A 21-year-old female was admitted to our department for percutaneous closure of secundum ASD. Percutaneous closure under the guidance of TEE was recommended for the patients. During device implantation, the TEE showed dislocation of the 22 mm ASD occluder device, stucked into the LVOT and behind the anterior mitral leaflet, producing severe LVOT obstruction Fig. 1). We herein present a safe and quick technique for surgical removal of an ASD occlude device located in the LVOT.

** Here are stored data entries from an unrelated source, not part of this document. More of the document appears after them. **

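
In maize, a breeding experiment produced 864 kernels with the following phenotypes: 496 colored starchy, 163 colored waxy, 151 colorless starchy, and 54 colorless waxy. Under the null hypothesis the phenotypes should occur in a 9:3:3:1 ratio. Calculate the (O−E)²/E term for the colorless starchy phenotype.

Expected counts for N = 864 under a 9:3:3:1 ratio (total parts = 16):
  colored starchy: 864 × 9/16 = 486
  colored waxy: 864 × 3/16 = 162
  colorless starchy: 864 × 3/16 = 162
  colorless waxy: 864 × 1/16 = 54
Contribution of colorless starchy: (151 − 162)² / 162 = 0.7469

0.747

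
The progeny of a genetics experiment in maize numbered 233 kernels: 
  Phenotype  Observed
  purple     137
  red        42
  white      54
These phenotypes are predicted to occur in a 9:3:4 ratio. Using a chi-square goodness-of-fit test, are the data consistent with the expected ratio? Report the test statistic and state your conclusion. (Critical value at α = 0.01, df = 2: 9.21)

0.644; consistent

Expected counts for N = 233 under a 9:3:4 ratio (total parts = 16):
  purple: 233 × 9/16 = 131.0625
  red: 233 × 3/16 = 43.6875
  white: 233 × 4/16 = 58.25
χ² = Σ (O − E)² / E
  purple: (137 − 131.0625)² / 131.0625 = 0.2690
  red: (42 − 43.6875)² / 43.6875 = 0.0652
  white: (54 − 58.25)² / 58.25 = 0.3101
χ² = 0.2690 + 0.0652 + 0.3101 = 0.6443 ≈ 0.644
Degrees of freedom = 3 − 1 = 2; critical value at α = 0.01 is 9.21.
Since 0.644 < 9.21, we fail to reject the null hypothesis — the data are consistent with the 9:3:4 ratio.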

This technique provides a safe method for surgical removal of malposition and migration ASD occluder device.
房间隔缺损(ASD)封堵术已被广泛接受,现在通常在超声心动图的特别引导下经皮进行。经食管超声心动图(TEE)是一种主要的并发症是封堵器装置在植入过程中或之后脱位。可能需要进行手术切除,特别是当装置卡在左心室流出道(LVOT)时。
一名 21 岁女性因房间隔继发孔缺损(ASD)来我院就诊。建议患者在 TEE 引导下行经皮封堵术。在装置植入过程中,TEE 显示 22mm ASD 封堵器装置脱位,卡在左心室流出道(LVOT)和前二尖瓣叶后面,导致严重的 LVOT 阻塞(图 1)。本文介绍了一种安全、快速的方法,用于取出位于 LVOT 的 ASD 封堵器装置。
该技术为经皮封堵器装置错位和迁移的手术取出提供了一种安全的方法。